OK, just bear with me; I know I’ve covered these books. But a publisher is like a proud parent when we get reviews like this….
Welcome to Braggsville (9780062302120) by T. Geronimo Johnson. $25.99 hardcover. 2/17/15 on sale.
“The most dazzling, most unsettling, most oh-my-God-listen-up novel you’ll read this year is called Welcome to Braggsville. The 44-year-old author, T. Geronimo Johnson, plays cultural criticism like it’s acid jazz. His shockingly funny story pricks every nerve of the American body politic… As we feign surprise at police brutality and our Twitter outrage flits from Ferguson to Staten Island to Cleveland, this is just the discomfiting book we need….
“His sentences are long and jaggy, sparked with stray cultural references. He dips unpredictably into other characters’ voices, volleying their jokes and pet phrases, nesting ironies within ironies. He feints between first and second person, he moonwalks into history, he spins from comedy to tragedy to editorial in a single paragraph. In short, Johnson does things you don’t think are advisable, which makes his success all the more awesome….
“Johnson is a master at stripping away our persistent myths and exposing the subterfuge and displacement necessary to keep pretending that a culture built on kidnapping, rape and torture was the apotheosis of gentility and honor…[He] forces us to consider our determined ignorance and naivete. Part of growing up in America, he knows, is learning how to negotiate that national amnesia. Welcome to Braggsville. It’s about time.”
— Ron Charles, The Washington Post
The Country of Ice Cream Star (9780062227096) by Sandra Newman. $26.99 hardcover. 2/10/15 on sale.
“Don’t fight about this one…because this book is just too good. Don’t fight, because it would be a shame for the beauty and the power of Ice Cream Star (both the novel and its namesake main character) to get lost in a flood of bickering over who gets to write what about who, and where to shelve a book that reads more than a little bit like a bloody indictment of the entire post-apocalyptic YA genre.
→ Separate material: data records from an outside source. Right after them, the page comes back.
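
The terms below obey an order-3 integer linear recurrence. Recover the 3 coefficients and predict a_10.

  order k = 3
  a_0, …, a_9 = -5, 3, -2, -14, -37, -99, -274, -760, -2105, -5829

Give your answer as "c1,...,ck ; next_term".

  a_3 = 3·-2 + -1·3 + 1·-5 = -14
  a_4 = 3·-14 + -1·-2 + 1·3 = -37
  a_5 = 3·-37 + -1·-14 + 1·-2 = -99
  a_6 = 3·-99 + -1·-37 + 1·-14 = -274
  a_7 = 3·-274 + -1·-99 + 1·-37 = -760
  a_8 = 3·-760 + -1·-274 + 1·-99 = -2105
  a_9 = 3·-2105 + -1·-760 + 1·-274 = -5829
  a_10 = 3·-5829 + -1·-2105 + 1·-760 = -16142

3,-1,1 ; -16142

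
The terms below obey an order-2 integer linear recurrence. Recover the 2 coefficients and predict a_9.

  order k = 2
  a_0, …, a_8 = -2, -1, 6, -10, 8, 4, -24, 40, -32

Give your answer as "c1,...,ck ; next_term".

  a_2 = -2·-1 + -2·-2 = 6
  a_3 = -2·6 + -2·-1 = -10
  a_4 = -2·-10 + -2·6 = 8
  a_5 = -2·8 + -2·-10 = 4
  a_6 = -2·4 + -2·8 = -24
  a_7 = -2·-24 + -2·4 = 40
  a_8 = -2·40 + -2·-24 = -32
  a_9 = -2·-32 + -2·40 = -16

-2,-2 ; -16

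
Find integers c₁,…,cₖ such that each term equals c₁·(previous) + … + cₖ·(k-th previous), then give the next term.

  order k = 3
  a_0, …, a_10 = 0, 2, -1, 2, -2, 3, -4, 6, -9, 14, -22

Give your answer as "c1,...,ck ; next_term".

  a_3 = -2·-1 + 0·2 + 1·0 = 2
  a_4 = -2·2 + 0·-1 + 1·2 = -2
  a_5 = -2·-2 + 0·2 + 1·-1 = 3
  a_6 = -2·3 + 0·-2 + 1·2 = -4
  a_7 = -2·-4 + 0·3 + 1·-2 = 6
  a_8 = -2·6 + 0·-4 + 1·3 = -9
  a_9 = -2·-9 + 0·6 + 1·-4 = 14
  a_10 = -2·14 + 0·-9 + 1·6 = -22
  a_11 = -2·-22 + 0·14 + 1·-9 = 35

-2,0,1 ; 35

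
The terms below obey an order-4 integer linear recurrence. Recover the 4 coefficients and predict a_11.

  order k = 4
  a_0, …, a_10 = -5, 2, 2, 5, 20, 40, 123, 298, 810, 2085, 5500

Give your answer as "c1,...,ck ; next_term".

  a_4 = 1·5 + 4·2 + 1·2 + -1·-5 = 20
  a_5 = 1·20 + 4·5 + 1·2 + -1·2 = 40
  a_6 = 1·40 + 4·20 + 1·5 + -1·2 = 123
  a_7 = 1·123 + 4·40 + 1·20 + -1·5 = 298
  a_8 = 1·298 + 4·123 + 1·40 + -1·20 = 810
  a_9 = 1·810 + 4·298 + 1·123 + -1·40 = 2085
  a_10 = 1·2085 + 4·810 + 1·298 + -1·123 = 5500
  a_11 = 1·5500 + 4·2085 + 1·810 + -1·298 = 14352

1,4,1,-1 ; 14352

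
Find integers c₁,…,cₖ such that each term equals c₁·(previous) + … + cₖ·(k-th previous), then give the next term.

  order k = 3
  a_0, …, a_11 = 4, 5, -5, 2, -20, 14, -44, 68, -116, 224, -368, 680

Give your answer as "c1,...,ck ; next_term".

  a_3 = 0·-5 + 2·5 + -2·4 = 2
  a_4 = 0·2 + 2·-5 + -2·5 = -20
  a_5 = 0·-20 + 2·2 + -2·-5 = 14
  a_6 = 0·14 + 2·-20 + -2·2 = -44
  a_7 = 0·-44 + 2·14 + -2·-20 = 68
  a_8 = 0·68 + 2·-44 + -2·14 = -116
  a_9 = 0·-116 + 2·68 + -2·-44 = 224
  a_10 = 0·224 + 2·-116 + -2·68 = -368
  a_11 = 0·-368 + 2·224 + -2·-116 = 680
  a_12 = 0·680 + 2·-368 + -2·224 = -1184

0,2,-2 ; -1184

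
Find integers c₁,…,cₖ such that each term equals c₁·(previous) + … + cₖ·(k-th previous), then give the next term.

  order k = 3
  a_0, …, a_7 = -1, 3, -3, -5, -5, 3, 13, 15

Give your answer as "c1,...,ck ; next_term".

  a_3 = 1·-3 + -1·3 + -1·-1 = -5
  a_4 = 1·-5 + -1·-3 + -1·3 = -5
  a_5 = 1·-5 + -1·-5 + -1·-3 = 3
  a_6 = 1·3 + -1·-5 + -1·-5 = 13
  a_7 = 1·13 + -1·3 + -1·-5 = 15
  a_8 = 1·15 + -1·13 + -1·3 = -1

1,-1,-1 ; -1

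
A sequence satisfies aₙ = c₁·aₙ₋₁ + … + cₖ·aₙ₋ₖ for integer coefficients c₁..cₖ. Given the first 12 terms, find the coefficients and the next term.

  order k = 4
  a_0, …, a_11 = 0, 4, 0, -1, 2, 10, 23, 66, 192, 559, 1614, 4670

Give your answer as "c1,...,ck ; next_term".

2,2,1,2 ; 13511

  a_4 = 2·-1 + 2·0 + 1·4 + 2·0 = 2
  a_5 = 2·2 + 2·-1 + 1·0 + 2·4 = 10
  a_6 = 2·10 + 2·2 + 1·-1 + 2·0 = 23
  a_7 = 2·23 + 2·10 + 1·2 + 2·-1 = 66
  a_8 = 2·66 + 2·23 + 1·10 + 2·2 = 192
  a_9 = 2·192 + 2·66 + 1·23 + 2·10 = 559
  a_10 = 2·559 + 2·192 + 1·66 + 2·23 = 1614
  a_11 = 2·1614 + 2·559 + 1·192 + 2·66 = 4670
  a_12 = 2·4670 + 2·1614 + 1·559 + 2·192 = 13511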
Just read it, and sink into it, and let it crawl into your head before you make your judgments…
“[P]lease, read this one. Hang with Ice Cream as she and her people flee before armies, before invaders and death….and adventure with her as she sets out among strange companions to find a cure for dying. If you can’t find worth enough in the words themselves, then the tale will carry you. And when the tale lags, the words will buoy you up…
“[T]ake the thing for what it is — a beautiful, bloody, tragic and joyous tale well told.”